Even if you tried, it’s hard to excuse what happened at MetLife Stadium this past Sunday. The reckless behavior of Odell Beckham Jr., the antagonism of Josh Norman, and the questionable post-game comments from Norman and Cortland Finnegan (Andre Johnson’s favorite player) overshadowed the brilliance of Cam Newton, the Carolina Panthers moving to 14-0 and the absurdity that the New York Giants are still in the playoff hunt despite the loss.
(Plenty of readers already see this as some sort of a defense for Beckham because of allegations that Panthers players used homophobic slurs toward the star receiver. Read further, it isn’t. If your mind is already made up, that’s unfortunate, but also to be expected.)
We imagine ourselves to be cool, calm and collected in any given situation. We are always on the right side, keeping it 100 when someone challenges us or being level-headed and steady when the world around us seems disorderly. We are what we said Beckham wasn't on Sunday, professional.
Then it happens. Someone says the trigger word that sets you off. There could have been apparent foreshadowing only a few people were privy to, such as the matter of the bat that members of the Panthers wielded for motivation. Though unlikely, this could have come from absolutely nowhere, with little to no evidence of a looming threat to your job or being. Either way, you were provoked and are beside yourself.
When you get penalized for retaliating — lose your job, get arrested and charged, feel publicly shamed — let me know when someone tells you that you should have focused on doing your job. Or worse, let me know when that someone actually says, “Man up, dawg, they’re just words! Just talking a little smack.”
It all just seems strange how even as it was happening live or now three days later, few have openly questioned why a player completely lost his cool in a way that isn’t often seen during a game. Perhaps the collective “be a pro” admonishment exists because the homosexual insults hurled at him were ones that have yet to be treated with the same severity as those regarding race, gender, disability or some physical characteristic that is easier to see.
Let’s be real. If Beckham was called a racial epithet instead of a sexual one, the chatter around it would be remarkably different, even though the strategy and result of such disrespect would be exactly the same. Because race is ideally more obvious than sexual preference, it seems that more people are willing to give Norman’s behavior a pass that wouldn’t have been granted if the antagonism was racially charged.
Of course, as we approach 2016, we’re supposed be at the point that words are just words. With all of the hype entering the game, it seemed as if Norman found a new cheat code since he is this year’s contestant in the annual “best corner in the league” debates. Yet, those words mean something, whether for good or bad.
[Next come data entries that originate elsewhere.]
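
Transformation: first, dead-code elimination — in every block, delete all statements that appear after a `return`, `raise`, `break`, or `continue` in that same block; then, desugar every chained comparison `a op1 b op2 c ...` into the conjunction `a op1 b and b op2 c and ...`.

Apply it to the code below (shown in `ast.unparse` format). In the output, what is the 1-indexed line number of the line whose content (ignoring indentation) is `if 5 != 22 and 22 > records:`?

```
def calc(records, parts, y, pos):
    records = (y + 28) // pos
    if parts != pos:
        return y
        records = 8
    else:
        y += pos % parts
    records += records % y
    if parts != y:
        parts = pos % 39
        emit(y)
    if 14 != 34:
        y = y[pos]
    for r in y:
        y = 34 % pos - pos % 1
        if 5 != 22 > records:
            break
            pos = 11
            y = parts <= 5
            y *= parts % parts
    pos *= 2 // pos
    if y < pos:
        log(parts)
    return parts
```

15

Transformed code:
def calc(records, parts, y, pos):
    records = (y + 28) // pos
    if parts != pos:
        return y
    else:
        y += pos % parts
    records += records % y
    if parts != y:
        parts = pos % 39
        emit(y)
    if 14 != 34:
        y = y[pos]
    for r in y:
        y = 34 % pos - pos % 1
        if 5 != 22 and 22 > records:
            break
    pos *= 2 // pos
    if y < pos:
        log(parts)
    return parts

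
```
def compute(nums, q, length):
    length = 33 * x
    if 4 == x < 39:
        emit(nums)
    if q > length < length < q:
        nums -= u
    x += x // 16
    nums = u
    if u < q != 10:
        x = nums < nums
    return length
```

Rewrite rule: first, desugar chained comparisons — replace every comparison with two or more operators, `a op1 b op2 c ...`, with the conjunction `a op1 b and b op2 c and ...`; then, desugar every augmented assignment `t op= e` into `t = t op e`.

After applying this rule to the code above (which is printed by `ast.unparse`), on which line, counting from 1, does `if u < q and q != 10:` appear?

9

Transformed code:
def compute(nums, q, length):
    length = 33 * x
    if 4 == x and x < 39:
        emit(nums)
    if q > length and length < length and (length < q):
        nums = nums - u
    x = x + x // 16
    nums = u
    if u < q and q != 10:
        x = nums < nums
    return length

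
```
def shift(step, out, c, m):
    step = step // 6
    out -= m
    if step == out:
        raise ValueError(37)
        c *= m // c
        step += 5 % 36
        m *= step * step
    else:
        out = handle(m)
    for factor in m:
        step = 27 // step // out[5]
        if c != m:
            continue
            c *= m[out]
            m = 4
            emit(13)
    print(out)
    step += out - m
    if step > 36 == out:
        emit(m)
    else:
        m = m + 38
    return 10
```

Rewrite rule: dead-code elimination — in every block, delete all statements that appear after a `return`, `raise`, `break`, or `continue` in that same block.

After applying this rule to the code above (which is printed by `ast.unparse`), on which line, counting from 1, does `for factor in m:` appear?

8

Transformed code:
def shift(step, out, c, m):
    step = step // 6
    out -= m
    if step == out:
        raise ValueError(37)
    else:
        out = handle(m)
    for factor in m:
        step = 27 // step // out[5]
        if c != m:
            continue
    print(out)
    step += out - m
    if step > 36 == out:
        emit(m)
    else:
        m = m + 38
    return 10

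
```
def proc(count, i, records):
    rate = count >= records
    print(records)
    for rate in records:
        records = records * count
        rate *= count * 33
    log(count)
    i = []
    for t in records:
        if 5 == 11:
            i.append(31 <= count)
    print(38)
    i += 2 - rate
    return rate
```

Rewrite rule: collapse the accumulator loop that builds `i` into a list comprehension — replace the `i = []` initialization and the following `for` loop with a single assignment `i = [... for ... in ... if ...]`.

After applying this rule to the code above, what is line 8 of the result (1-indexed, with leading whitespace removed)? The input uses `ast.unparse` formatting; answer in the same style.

Transformed code:
def proc(count, i, records):
    rate = count >= records
    print(records)
    for rate in records:
        records = records * count
        rate *= count * 33
    log(count)
    i = [31 <= count for t in records if 5 == 11]
    print(38)
    i += 2 - rate
    return rate

i = [31 <= count for t in records if 5 == 11]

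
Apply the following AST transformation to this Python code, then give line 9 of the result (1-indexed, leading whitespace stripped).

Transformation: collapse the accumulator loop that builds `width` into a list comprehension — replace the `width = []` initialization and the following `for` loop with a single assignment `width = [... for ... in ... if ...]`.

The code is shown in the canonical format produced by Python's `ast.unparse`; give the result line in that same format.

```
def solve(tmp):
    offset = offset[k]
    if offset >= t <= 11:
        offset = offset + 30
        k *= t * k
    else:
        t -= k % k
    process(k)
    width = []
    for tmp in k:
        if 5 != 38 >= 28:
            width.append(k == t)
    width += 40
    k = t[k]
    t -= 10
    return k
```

Transformed code:
def solve(tmp):
    offset = offset[k]
    if offset >= t <= 11:
        offset = offset + 30
        k *= t * k
    else:
        t -= k % k
    process(k)
    width = [k == t for tmp in k if 5 != 38 >= 28]
    width += 40
    k = t[k]
    t -= 10
    return k

width = [k == t for tmp in k if 5 != 38 >= 28]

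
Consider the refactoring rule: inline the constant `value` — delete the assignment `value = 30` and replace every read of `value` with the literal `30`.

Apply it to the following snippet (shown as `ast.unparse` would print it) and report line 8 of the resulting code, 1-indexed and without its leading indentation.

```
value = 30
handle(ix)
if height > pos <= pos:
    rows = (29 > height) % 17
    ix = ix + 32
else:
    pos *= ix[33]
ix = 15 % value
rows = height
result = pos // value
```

rows = height

Transformed code:
handle(ix)
if height > pos <= pos:
    rows = (29 > height) % 17
    ix = ix + 32
else:
    pos *= ix[33]
ix = 15 % 30
rows = height
result = pos // 30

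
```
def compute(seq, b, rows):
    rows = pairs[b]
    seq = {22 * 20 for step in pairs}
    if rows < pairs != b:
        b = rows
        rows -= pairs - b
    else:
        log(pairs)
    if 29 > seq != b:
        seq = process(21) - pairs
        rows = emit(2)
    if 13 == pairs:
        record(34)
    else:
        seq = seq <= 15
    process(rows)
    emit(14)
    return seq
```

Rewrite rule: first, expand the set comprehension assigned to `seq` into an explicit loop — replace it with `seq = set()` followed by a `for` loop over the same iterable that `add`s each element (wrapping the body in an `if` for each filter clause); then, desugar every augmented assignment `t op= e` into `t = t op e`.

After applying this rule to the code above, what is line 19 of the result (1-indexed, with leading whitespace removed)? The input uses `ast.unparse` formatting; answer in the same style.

Transformed code:
def compute(seq, b, rows):
    rows = pairs[b]
    seq = set()
    for step in pairs:
        seq.add(22 * 20)
    if rows < pairs != b:
        b = rows
        rows = rows - (pairs - b)
    else:
        log(pairs)
    if 29 > seq != b:
        seq = process(21) - pairs
        rows = emit(2)
    if 13 == pairs:
        record(34)
    else:
        seq = seq <= 15
    process(rows)
    emit(14)
    return seq

emit(14)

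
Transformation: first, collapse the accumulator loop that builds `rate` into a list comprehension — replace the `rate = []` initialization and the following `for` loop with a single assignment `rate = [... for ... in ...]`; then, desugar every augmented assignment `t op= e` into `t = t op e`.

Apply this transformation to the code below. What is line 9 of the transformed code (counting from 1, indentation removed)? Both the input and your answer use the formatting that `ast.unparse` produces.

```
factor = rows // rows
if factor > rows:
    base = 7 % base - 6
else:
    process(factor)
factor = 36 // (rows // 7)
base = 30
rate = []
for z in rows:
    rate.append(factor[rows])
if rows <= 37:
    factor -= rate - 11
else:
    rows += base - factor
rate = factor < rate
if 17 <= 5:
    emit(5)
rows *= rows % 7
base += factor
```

if rows <= 37:

Transformed code:
factor = rows // rows
if factor > rows:
    base = 7 % base - 6
else:
    process(factor)
factor = 36 // (rows // 7)
base = 30
rate = [factor[rows] for z in rows]
if rows <= 37:
    factor = factor - (rate - 11)
else:
    rows = rows + (base - factor)
rate = factor < rate
if 17 <= 5:
    emit(5)
rows = rows * (rows % 7)
base = base + factor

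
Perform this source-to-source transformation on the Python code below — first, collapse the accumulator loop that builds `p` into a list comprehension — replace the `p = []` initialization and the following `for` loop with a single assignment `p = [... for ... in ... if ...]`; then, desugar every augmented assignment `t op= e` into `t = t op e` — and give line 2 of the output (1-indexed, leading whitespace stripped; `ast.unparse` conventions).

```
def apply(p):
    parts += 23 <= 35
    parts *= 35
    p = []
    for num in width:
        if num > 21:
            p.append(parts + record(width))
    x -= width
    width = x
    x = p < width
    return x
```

Transformed code:
def apply(p):
    parts = parts + (23 <= 35)
    parts = parts * 35
    p = [parts + record(width) for num in width if num > 21]
    x = x - width
    width = x
    x = p < width
    return x

parts = parts + (23 <= 35)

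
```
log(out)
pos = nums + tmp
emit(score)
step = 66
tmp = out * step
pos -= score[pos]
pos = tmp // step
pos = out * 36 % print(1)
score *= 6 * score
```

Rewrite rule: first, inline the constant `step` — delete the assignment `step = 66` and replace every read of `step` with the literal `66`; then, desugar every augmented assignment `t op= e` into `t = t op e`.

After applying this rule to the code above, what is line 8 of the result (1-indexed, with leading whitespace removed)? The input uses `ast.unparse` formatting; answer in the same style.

Transformed code:
log(out)
pos = nums + tmp
emit(score)
tmp = out * 66
pos = pos - score[pos]
pos = tmp // 66
pos = out * 36 % print(1)
score = score * (6 * score)

score = score * (6 * score)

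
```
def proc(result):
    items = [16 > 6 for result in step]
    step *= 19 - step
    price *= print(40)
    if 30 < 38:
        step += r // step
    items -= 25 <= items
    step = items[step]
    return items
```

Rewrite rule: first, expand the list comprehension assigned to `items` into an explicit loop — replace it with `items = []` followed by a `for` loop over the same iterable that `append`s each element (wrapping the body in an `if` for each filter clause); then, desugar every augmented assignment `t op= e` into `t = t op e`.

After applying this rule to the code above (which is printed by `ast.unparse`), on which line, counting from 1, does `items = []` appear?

Transformed code:
def proc(result):
    items = []
    for result in step:
        items.append(16 > 6)
    step = step * (19 - step)
    price = price * print(40)
    if 30 < 38:
        step = step + r // step
    items = items - (25 <= items)
    step = items[step]
    return items

2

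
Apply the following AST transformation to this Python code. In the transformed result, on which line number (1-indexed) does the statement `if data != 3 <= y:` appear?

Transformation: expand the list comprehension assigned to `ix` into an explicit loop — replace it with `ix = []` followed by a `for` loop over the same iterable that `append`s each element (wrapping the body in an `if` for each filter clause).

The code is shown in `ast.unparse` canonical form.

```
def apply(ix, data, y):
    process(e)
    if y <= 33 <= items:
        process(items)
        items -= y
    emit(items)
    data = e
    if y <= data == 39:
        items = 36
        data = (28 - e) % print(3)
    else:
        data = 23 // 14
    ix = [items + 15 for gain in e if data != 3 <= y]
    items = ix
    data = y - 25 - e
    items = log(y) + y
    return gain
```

Transformed code:
def apply(ix, data, y):
    process(e)
    if y <= 33 <= items:
        process(items)
        items -= y
    emit(items)
    data = e
    if y <= data == 39:
        items = 36
        data = (28 - e) % print(3)
    else:
        data = 23 // 14
    ix = []
    for gain in e:
        if data != 3 <= y:
            ix.append(items + 15)
    items = ix
    data = y - 25 - e
    items = log(y) + y
    return gain

15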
Not that long ago, the NFL itself felt that words weren’t just a group of letters, but something allegedly much more sinister. It was prior to the 2014 season that the league that actually considered further policing the chatter between players with an automatic 15-yard penalty essentially for the use of the 5-letter version of the n-word and more. (Though according to the competition committee, perhaps the current rules would have applied.)
Even with the scenario presented earlier, “what I would do if that was me" doesn’t seem adequate for anyone because none of us are on the field. We hold on to the idea that plenty of athletes have higher thresholds for trash talking than others — even smack talk that involves slurs — because, ideally, they only exist for our own entertainment.
The league was right in handing Beckham the one-game suspension for his behavior (which he owned up to, believe it or not). The game officials should be reprimanded for not controlling the situation early. Norman’s most effective verbal weapon has been neutralized now that the world knows how far he’ll go to beat his opponents. Yet, there’s even more at play for those of us on the outside looking in. If we are going to sear this whole fiasco to memory, we should at least stop pretending that whatever was said to Odell Beckham Jr. wouldn’t have challenged our personal notions of composure.